Because the 'Alala exists only as a small population in captivity, the revised recovery plan emphasizes recovery actions for the next 5 years as well as presenting an overall strategy for long-term recovery. Given that recovery will be based on releases of captive-bred 'Alala to the wild, and much of the data necessary to determine the population size and parameters needed for recovery of the species do not exist at this time, it is only possible to establish general recovery criteria. We will consider the 'Alala to be recovered when the genetic diversity that was present in the 'Alala Start Printed Page 17878population in 2003 has been preserved to the maximum extent possible, the population as a whole is demographically stable, two or more subpopulations exist in the wild, persistence of wild subpopulations does not require additions from a captive flock, and peer-reviewed population models yield a probability of extinction of less than 5 percent within 100 years. Recovery will also require that threats to the species within suitable habitat have been managed so that 'Alala subpopulations in the wild are growing or stable in landscapes that include areas managed for native biodiversity.
The following recovery actions address key threats to the species as well as the funding and public support necessary to recover the 'Alalā. First, we and our partners must manage the population of 'Alalā, including both captive and future reintroduced birds, to minimize loss of genetic diversity. Second, we must identify and manage suitable habitat to reduce or remove threats, including disease and predators, and we must halt additional habitat loss or degradation and, if possible, reverse them.
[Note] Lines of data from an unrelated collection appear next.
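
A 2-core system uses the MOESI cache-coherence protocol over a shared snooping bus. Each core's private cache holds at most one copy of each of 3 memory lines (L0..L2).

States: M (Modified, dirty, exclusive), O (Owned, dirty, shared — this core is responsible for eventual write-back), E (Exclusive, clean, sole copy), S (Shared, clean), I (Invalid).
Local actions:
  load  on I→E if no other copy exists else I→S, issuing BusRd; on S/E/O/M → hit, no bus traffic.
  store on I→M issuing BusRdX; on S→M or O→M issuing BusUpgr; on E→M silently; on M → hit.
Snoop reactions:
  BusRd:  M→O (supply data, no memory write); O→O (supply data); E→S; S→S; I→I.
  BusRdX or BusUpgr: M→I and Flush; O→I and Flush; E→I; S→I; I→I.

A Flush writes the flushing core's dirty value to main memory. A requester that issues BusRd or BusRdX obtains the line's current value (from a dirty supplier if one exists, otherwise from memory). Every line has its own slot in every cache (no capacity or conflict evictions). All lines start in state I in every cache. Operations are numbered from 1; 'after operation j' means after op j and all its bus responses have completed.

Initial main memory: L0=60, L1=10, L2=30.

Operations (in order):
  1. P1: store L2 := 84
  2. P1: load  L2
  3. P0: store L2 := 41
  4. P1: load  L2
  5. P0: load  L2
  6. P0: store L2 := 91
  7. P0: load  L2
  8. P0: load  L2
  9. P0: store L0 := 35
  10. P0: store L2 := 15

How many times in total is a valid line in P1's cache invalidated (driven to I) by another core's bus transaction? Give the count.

invalidations = 2

  op1 P1: store L2 := 84 → I/M on L2; bus BusRdX; mem=30
  op2 P1: load  L2 → I/M on L2; bus (none); mem=30
  op3 P0: store L2 := 41 → M/I on L2; bus BusRdX Flush; mem=84
  op4 P1: load  L2 → O/S on L2; bus BusRd; mem=84
  op5 P0: load  L2 → O/S on L2; bus (none); mem=84
  op6 P0: store L2 := 91 → M/I on L2; bus BusUpgr; mem=84
  op7 P0: load  L2 → M/I on L2; bus (none); mem=84
  op8 P0: load  L2 → M/I on L2; bus (none); mem=84
  op9 P0: store L0 := 35 → M/I on L0; bus BusRdX; mem=60
  op10 P0: store L2 := 15 → M/I on L2; bus (none); mem=84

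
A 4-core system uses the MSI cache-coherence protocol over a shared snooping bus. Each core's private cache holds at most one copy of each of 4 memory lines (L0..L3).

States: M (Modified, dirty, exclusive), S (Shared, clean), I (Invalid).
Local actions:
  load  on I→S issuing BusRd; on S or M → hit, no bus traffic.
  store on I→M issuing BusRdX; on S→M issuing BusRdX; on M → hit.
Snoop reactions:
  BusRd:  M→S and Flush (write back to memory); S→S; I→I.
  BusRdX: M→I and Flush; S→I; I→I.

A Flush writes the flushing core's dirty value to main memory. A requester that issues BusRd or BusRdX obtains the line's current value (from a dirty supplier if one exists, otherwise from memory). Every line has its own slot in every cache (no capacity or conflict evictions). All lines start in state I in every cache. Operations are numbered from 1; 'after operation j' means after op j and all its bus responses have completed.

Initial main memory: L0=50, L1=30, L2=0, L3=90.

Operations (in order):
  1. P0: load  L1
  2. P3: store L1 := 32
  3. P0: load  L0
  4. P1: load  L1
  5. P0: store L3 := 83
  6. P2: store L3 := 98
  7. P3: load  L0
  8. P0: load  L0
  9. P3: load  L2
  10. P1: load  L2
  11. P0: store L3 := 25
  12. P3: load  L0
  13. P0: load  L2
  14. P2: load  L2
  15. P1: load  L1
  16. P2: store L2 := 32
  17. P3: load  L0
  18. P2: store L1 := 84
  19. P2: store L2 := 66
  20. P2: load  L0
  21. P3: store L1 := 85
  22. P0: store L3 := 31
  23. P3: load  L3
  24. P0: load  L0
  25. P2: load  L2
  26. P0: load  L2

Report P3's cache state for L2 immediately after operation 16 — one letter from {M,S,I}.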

Third, we must establish new populations in managed suitable habitat. Fourth, we must garner public involvement and support to facilitate captive propagation of 'Alala and other recovery activities, including habitat management and 'Alala reintroduction. Fifth, the recovery program must use focused research and an adaptive management strategy to increase the effectiveness of captive propagation, release methods, and habitat management, and to minimize the time to recovery. Some of these recovery actions are ongoing or were initiated prior to the publication of this revised plan.Start Signature
Dated: February 17, 2009.
David J. Wesley,
Regional Director, Region 1, U.S. Fish and Wildlife Service.